Hermione studied his face for several moments before quirking an eyebrow of her own. “You've already thought it. If you hadn't, you'd be offended right now,” she said.

He continued to study her face for several moments before a slow smile curled across his lips. “You know, you almost seem like a Gryffindor again.”

“I've always been a Gryffindor,” she replied.

His eyes flashed faintly.

“True. I suppose you have,” he said.

The moment stretched out. They kept staring at each other. Hermione's eyes narrowed as she appraised him.
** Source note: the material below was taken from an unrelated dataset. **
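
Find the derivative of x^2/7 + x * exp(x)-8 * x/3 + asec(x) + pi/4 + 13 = (21*x^3*sqrt(1 - 1/x^2)*exp(x) + 6*x^3*sqrt(1 - 1/x^2) + 21*x^2*sqrt(1 - 1/x^2)*exp(x) - 56*x^2*sqrt(1 - 1/x^2) + 21)/(21*x^2*sqrt(1 - 1/x^2))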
It seemed impossible that he was only twenty-four years old. No one so young should have had such icily restrained rage behind their eyes. Hermione had seen many faces aged by the war but Malfoy's expression was unique. He was so precisely contained, but his eyes were a storm; they looked like they contained the power of the sea.

How many people had he killed? People he knew, people he didn't know; none of it seemed to faze him. His face was somehow unmarked by worry; young and indolent. She could see the war in his eyes, though. All the deaths he had caused and seen, as though the grey in them were ghosts.

Ginny. He'd killed Ginny. Strung her corpse up in front of all her friends and left it to rot.

And Minerva. Poppy Pomfrey, who'd first taught Hermione healing. Neville, Hermione's first friend in the wizarding world. Moody.

Malfoy had killed everyone left after the war. He'd wiped out the Order of the Phoenix.